Viking Penguin, 2002

Agent: Sandra Dijkstra

In 1954 the U.S. Supreme Court sounded the death knell for school segregation with its decision in Brown v. Board of Education of Topeka. So goes the conventional wisdom. Weaving together vivid portraits of lawyers and such judges as Thurgood Marshall and Earl Warren, sketches of numerous black children throughout history whose parents joined lawsuits against Jim Crow schools, and gripping courtroom drama scenes, Irons shows how the erosion of the Brown decisions—especially by the Court’s rulings over the past three decades—"has led to the “resegregation” of public education in America.

Accolades:

Selected as the best book of 2002 in the area of Ethnic and Racial Politics in Public Policy and Law by the Organized Section on Race, Ethnicity, and Politics of the American Political Science Association (APSA)

Reviews:
"The court's command in Brown vs. Board of Education to end segregation by law in American public schools, rendered on May 17, 1954, would set this race-divided nation on the path that would lead, at long last, to unity.

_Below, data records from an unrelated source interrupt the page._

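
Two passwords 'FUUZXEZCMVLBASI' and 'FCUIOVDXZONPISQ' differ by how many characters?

Differing positions: 2, 4, 5, 6, 7, 8, 9, 10, 11, 12, 13, 15. Hamming distance = 12.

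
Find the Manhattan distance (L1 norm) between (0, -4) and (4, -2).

Σ|x_i - y_i| = |0 - 4| + |-4 - (-2)| = 4 + 2 = 6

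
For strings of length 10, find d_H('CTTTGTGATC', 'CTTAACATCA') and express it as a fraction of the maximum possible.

Differing positions: 4, 5, 6, 7, 8, 9, 10. Hamming distance = 7. The maximum possible Hamming distance for length-10 strings is 10, so d_H/10 = 7/10 = 0.7.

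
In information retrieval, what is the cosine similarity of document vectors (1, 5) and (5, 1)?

With u = (1, 5), v = (5, 1):
u·v = 1·5 + 5·1 = 5 + 5 = 10.
|u| = √(1² + 5²) = √26, |v| = √(5² + 1²) = √26, so |u||v| = √(26·26) = √676 = 26.
cos θ = (u·v)/(|u||v|) = 10/26 ≈ 0.3846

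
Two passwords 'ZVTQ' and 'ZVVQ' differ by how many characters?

Differing positions: 3. Hamming distance = 1.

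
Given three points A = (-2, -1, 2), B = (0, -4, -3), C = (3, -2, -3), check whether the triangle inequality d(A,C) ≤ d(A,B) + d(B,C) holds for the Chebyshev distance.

d(A,B) = max(2, 3, 5) = 5, d(B,C) = max(3, 2, 0) = 3, d(A,C) = max(5, 1, 5) = 5.
d(A,C) = 5 ≤ 5 + 3 = 8. Triangle inequality is satisfied.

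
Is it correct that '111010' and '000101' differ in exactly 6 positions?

Differing positions: 1, 2, 3, 4, 5, 6. Hamming distance = 6, so the claim is true.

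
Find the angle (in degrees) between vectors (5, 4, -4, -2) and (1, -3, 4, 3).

With u = (5, 4, -4, -2), v = (1, -3, 4, 3):
u·v = 5·1 + 4·(-3) + (-4)·4 + (-2)·3 = 5 + (-12) + (-16) + (-6) = -29.
|u| = √(5² + 4² + (-4)² + (-2)²) = √61, |v| = √(1² + (-3)² + 4² + 3²) = √35, so |u||v| = √(61·35) = √2135.
cos θ = (u·v)/(|u||v|) = -29/√2135 ≈ -0.627623
θ = arccos(-0.627623) ≈ 128.87°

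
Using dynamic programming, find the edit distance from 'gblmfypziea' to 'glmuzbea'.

Let D[i][j] be the edit distance between the first i characters of 'gblmfypziea' and the first j characters of 'glmuzbea', with D[i][0] = i, D[0][j] = j, and D[i][j] = D[i-1][j-1] if the characters match, else 1 + min(D[i-1][j], D[i][j-1], D[i-1][j-1]). Filling the table (rows: prefixes of 'gblmfypziea', columns: prefixes of 'glmuzbea'):
     ε  g  l  m  u  z  b  e  a
  ε  0  1  2  3  4  5  6  7  8
  g  1  0  1  2  3  4  5  6  7
  b  2  1  1  2  3  4  4  5  6
  l  3  2  1  2  3  4  5  5  6
  m  4  3  2  1  2  3  4  5  6
  f  5  4  3  2  2  3  4  5  6
  y  6  5  4  3  3  3  4  5  6
  p  7  6  5  4  4  4  4  5  6
  z  8  7  6  5  5  4  5  5  6
  i  9  8  7  6  6  5  5  6  6
  e 10  9  8  7  7  6  6  5  6
  a 11 10  9  8  8  7  7  6  5
The bottom-right entry gives D[11][8] = 5, so no sequence of fewer than 5 edits works. Backtracking through the table gives one optimal edit sequence (5 edits):
  gblmfypziea → glmfypziea (del b @2)
  glmfypziea → glmypziea (del f @4)
  glmypziea → glmpziea (del y @4)
  glmpziea → glmuziea (sub p→u @4)
  glmuziea → glmuzbea (sub i→b @6)
Edit distance = 5.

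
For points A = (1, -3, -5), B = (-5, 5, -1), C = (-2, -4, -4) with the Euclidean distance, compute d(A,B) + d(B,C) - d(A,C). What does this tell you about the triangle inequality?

d(A,B) = √(6² + 8² + 4²) = √116 ≈ 10.7703, d(B,C) = √(3² + 9² + 3²) = √99 ≈ 9.9499, d(A,C) = √(3² + 1² + 1²) = √11 ≈ 3.3166.
d(A,B) + d(B,C) - d(A,C) = 10.7703 + 9.9499 - 3.3166 = 20.7202 - 3.3166 = 17.4036 (to 4 decimal places). This is ≥ 0, so the triangle inequality holds for these points.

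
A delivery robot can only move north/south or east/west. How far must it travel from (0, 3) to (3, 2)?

Σ|x_i - y_i| = |0 - 3| + |3 - 2| = 3 + 1 = 4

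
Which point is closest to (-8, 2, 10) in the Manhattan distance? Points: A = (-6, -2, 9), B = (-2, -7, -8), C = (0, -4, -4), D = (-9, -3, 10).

Distances: d(A) = 7, d(B) = 33, d(C) = 28, d(D) = 6. Nearest: D = (-9, -3, 10) with distance 6.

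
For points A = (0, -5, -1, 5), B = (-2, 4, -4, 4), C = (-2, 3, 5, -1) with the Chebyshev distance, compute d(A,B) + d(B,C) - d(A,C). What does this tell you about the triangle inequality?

d(A,B) = max(2, 9, 3, 1) = 9, d(B,C) = max(0, 1, 9, 5) = 9, d(A,C) = max(2, 8, 6, 6) = 8.
d(A,B) + d(B,C) - d(A,C) = 9 + 9 - 8 = 18 - 8 = 10. This is ≥ 0, so the triangle inequality holds for these points.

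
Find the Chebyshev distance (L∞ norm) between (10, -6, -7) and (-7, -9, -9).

max(|x_i - y_i|) = max(|10 - (-7)|, |-6 - (-9)|, |-7 - (-9)|) = max(17, 3, 2) = 17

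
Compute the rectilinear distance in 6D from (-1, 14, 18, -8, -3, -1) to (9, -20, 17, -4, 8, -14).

Σ|x_i - y_i| = |-1 - 9| + |14 - (-20)| + |18 - 17| + |-8 - (-4)| + |-3 - 8| + |-1 - (-14)| = 10 + 34 + 1 + 4 + 11 + 13 = 73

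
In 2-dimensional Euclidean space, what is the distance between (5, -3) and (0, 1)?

√(Σ(x_i - y_i)²) = √((5 - 0)² + (-3 - 1)²)
= √(5² + (-4)²) = √(25 + 16) = √41 ≈ 6.4031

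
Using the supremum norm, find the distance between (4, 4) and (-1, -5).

max(|x_i - y_i|) = max(|4 - (-1)|, |4 - (-5)|) = max(5, 9) = 9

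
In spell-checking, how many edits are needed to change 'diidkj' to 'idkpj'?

Let D[i][j] be the edit distance between the first i characters of 'diidkj' and the first j characters of 'idkpj', with D[i][0] = i, D[0][j] = j, and D[i][j] = D[i-1][j-1] if the characters match, else 1 + min(D[i-1][j], D[i][j-1], D[i-1][j-1]). Filling the table (rows: prefixes of 'diidkj', columns: prefixes of 'idkpj'):
     ε  i  d  k  p  j
  ε  0  1  2  3  4  5
  d  1  1  1  2  3  4
  i  2  1  2  2  3  4
  i  3  2  2  3  3  4
  d  4  3  2  3  4  4
  k  5  4  3  2  3  4
  j  6  5  4  3  3  3
The bottom-right entry gives D[6][5] = 3, so no sequence of fewer than 3 edits works. Backtracking through the table gives one optimal edit sequence (3 edits):
  diidkj → iidkj (del d @1)
  iidkj → idkj (del i @1)
  idkj → idkpj (ins p @4)
Edit distance = 3.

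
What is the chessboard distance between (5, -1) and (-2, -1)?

max(|x_i - y_i|) = max(|5 - (-2)|, |-1 - (-1)|) = max(7, 0) = 7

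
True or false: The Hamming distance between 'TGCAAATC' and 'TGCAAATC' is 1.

Differing positions: none. Hamming distance = 0, so the claim that d_H = 1 is false.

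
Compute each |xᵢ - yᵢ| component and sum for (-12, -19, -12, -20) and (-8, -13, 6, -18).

Σ|x_i - y_i| = |-12 - (-8)| + |-19 - (-13)| + |-12 - 6| + |-20 - (-18)| = 4 + 6 + 18 + 2 = 30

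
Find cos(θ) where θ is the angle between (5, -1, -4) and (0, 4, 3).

With u = (5, -1, -4), v = (0, 4, 3):
u·v = 5·0 + (-1)·4 + (-4)·3 = 0 + (-4) + (-12) = -16.
|u| = √(5² + (-1)² + (-4)²) = √42, |v| = √(0² + 4² + 3²) = √25, so |u||v| = √(42·25) = √1050.
cos θ = (u·v)/(|u||v|) = -16/√1050 ≈ -0.4938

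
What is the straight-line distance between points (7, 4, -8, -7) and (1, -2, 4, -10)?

√(Σ(x_i - y_i)²) = √((7 - 1)² + (4 - (-2))² + (-8 - 4)² + (-7 - (-10))²)
= √(6² + 6² + (-12)² + 3²) = √(36 + 36 + 144 + 9) = √225 = 15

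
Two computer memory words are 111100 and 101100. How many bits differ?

Differing positions: 2. Hamming distance = 1.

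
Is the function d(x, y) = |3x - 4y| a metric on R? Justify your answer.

No. d fails symmetry: d(6, 1) = |3·6 - 4·1| = |14| = 14, but d(1, 6) = |3·1 - 4·6| = |-21| = 21. Since 14 ≠ 21, d(x,y) ≠ d(y,x) in general.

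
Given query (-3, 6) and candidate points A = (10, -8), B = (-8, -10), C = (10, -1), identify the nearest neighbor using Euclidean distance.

Distances: d(A) ≈ 19.105, d(B) ≈ 16.7631, d(C) ≈ 14.7648. Nearest: C = (10, -1) with distance 14.7648.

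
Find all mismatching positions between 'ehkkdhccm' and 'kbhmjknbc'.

Differing positions: 1, 2, 3, 4, 5, 6, 7, 8, 9. Hamming distance = 9.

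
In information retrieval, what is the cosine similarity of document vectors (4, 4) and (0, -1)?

With u = (4, 4), v = (0, -1):
u·v = 4·0 + 4·(-1) = 0 + (-4) = -4.
|u| = √(4² + 4²) = √32, |v| = √(0² + (-1)²) = √1, so |u||v| = √(32·1) = √32.
cos θ = (u·v)/(|u||v|) = -4/√32 ≈ -0.7071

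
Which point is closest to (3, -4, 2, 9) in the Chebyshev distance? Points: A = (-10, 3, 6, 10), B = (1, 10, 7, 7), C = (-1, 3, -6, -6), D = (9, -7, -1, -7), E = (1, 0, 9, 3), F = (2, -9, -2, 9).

Distances: d(A) = 13, d(B) = 14, d(C) = 15, d(D) = 16, d(E) = 7, d(F) = 5. Nearest: F = (2, -9, -2, 9) with distance 5.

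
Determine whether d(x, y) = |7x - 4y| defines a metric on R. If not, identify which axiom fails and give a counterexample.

No. d fails symmetry: d(2, 4) = |7·2 - 4·4| = |-2| = 2, but d(4, 2) = |7·4 - 4·2| = |20| = 20. Since 2 ≠ 20, d(x,y) ≠ d(y,x) in general.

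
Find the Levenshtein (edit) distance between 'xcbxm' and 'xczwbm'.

Let D[i][j] be the edit distance between the first i characters of 'xcbxm' and the first j characters of 'xczwbm', with D[i][0] = i, D[0][j] = j, and D[i][j] = D[i-1][j-1] if the characters match, else 1 + min(D[i-1][j], D[i][j-1], D[i-1][j-1]). Filling the table (rows: prefixes of 'xcbxm', columns: prefixes of 'xczwbm'):
     ε  x  c  z  w  b  m
  ε  0  1  2  3  4  5  6
  x  1  0  1  2  3  4  5
  c  2  1  0  1  2  3  4
  b  3  2  1  1  2  2  3
  x  4  3  2  2  2  3  3
  m  5  4  3  3  3  3  3
The bottom-right entry gives D[5][6] = 3, so no sequence of fewer than 3 edits works. Backtracking through the table gives one optimal edit sequence (3 edits):
  xcbxm → xczbxm (ins z @3)
  xczbxm → xczwxm (sub b→w @4)
  xczwxm → xczwbm (sub x→b @5)
Edit distance = 3.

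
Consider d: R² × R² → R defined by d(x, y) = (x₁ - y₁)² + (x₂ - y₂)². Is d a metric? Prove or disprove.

No. The squared Euclidean distance fails the triangle inequality. Counterexample: x = (0, 0), y = (4, 4), z = (8, 8). d(x,z) = 8² + 8² = 128, but d(x,y) + d(y,z) = (4² + 4²) + (4² + 4²) = 32 + 32 = 64. Since 128 > 64, the triangle inequality is violated. (Note: √d, the ordinary Euclidean distance, IS a metric.)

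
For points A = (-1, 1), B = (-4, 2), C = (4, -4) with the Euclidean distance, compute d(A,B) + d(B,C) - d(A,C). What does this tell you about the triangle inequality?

d(A,B) = √(3² + 1²) = √10 ≈ 3.1623, d(B,C) = √(8² + 6²) = √100 = 10, d(A,C) = √(5² + 5²) = √50 ≈ 7.0711.
d(A,B) + d(B,C) - d(A,C) = 3.1623 + 10 - 7.0711 = 13.1623 - 7.0711 = 6.0912 (to 4 decimal places). This is ≥ 0, so the triangle inequality holds for these points.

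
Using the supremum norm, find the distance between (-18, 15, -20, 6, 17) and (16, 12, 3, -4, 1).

max(|x_i - y_i|) = max(|-18 - 16|, |15 - 12|, |-20 - 3|, |6 - (-4)|, |17 - 1|) = max(34, 3, 23, 10, 16) = 34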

It was not to be…How the Brown decision came about, and why its promise was not kept, is the subject of Peter Irons' limpid if melancholic Jim Crow's Children…The author of A People's History of the Supreme Court and Brennan vs. Rehnquist: The Battle for the Constitution, Irons is a calm and steady writer... He takes his readers easily through the relevant court decisions and brings to life the lawyers who argued them and the judges who made them…Irons recognizes the political realities of the current state of the nation."
Los Angeles Times

 
“Avowed integrationist Irons powerfully summarizes Brown v. Board of Education of Topeka and argues compellingly that subsequent court case have affected resegregation and the resurrection of Jim Crow... Two portions of the story are particularly wrenching and depressing: The Supreme Court’s turn to the right courtesy of Presidents Nixon, Ford, Regan and Bush I, resulting in subsequent abatements of Brown, and the author’s recent visits to the five schools whose cases were clustered as Brown. In all of them, Irons found de facto segregation, and no better evidence exists for the failures of today’s educational policy than his poignant interviews with current students. A book of sorrows—and of surpassing importance.”
Kirkus Reviews

 
Jim Crow’s Children, by Peter Irons, a professor of political science at the University of California at San Diego, provides an engaging, panoramic history of school desegregation, including the exhilarating breakthroughs and the heartbreaking setbacks…Irons provides fresh material by following the stories of the five communities whose lawsuits were part of the effort to dismantle segregation…”
Washington Post
 

“Peter Irons, a professor of political science at the University of California, San Diego, does an able job of retracing both the long legal crusade that led to the historic decision and its disappointing aftermath….[Irons’] conclusions may be controversial among educational reformers…but given this nation’s short history of desegregation, can anybody really prove him wrong?”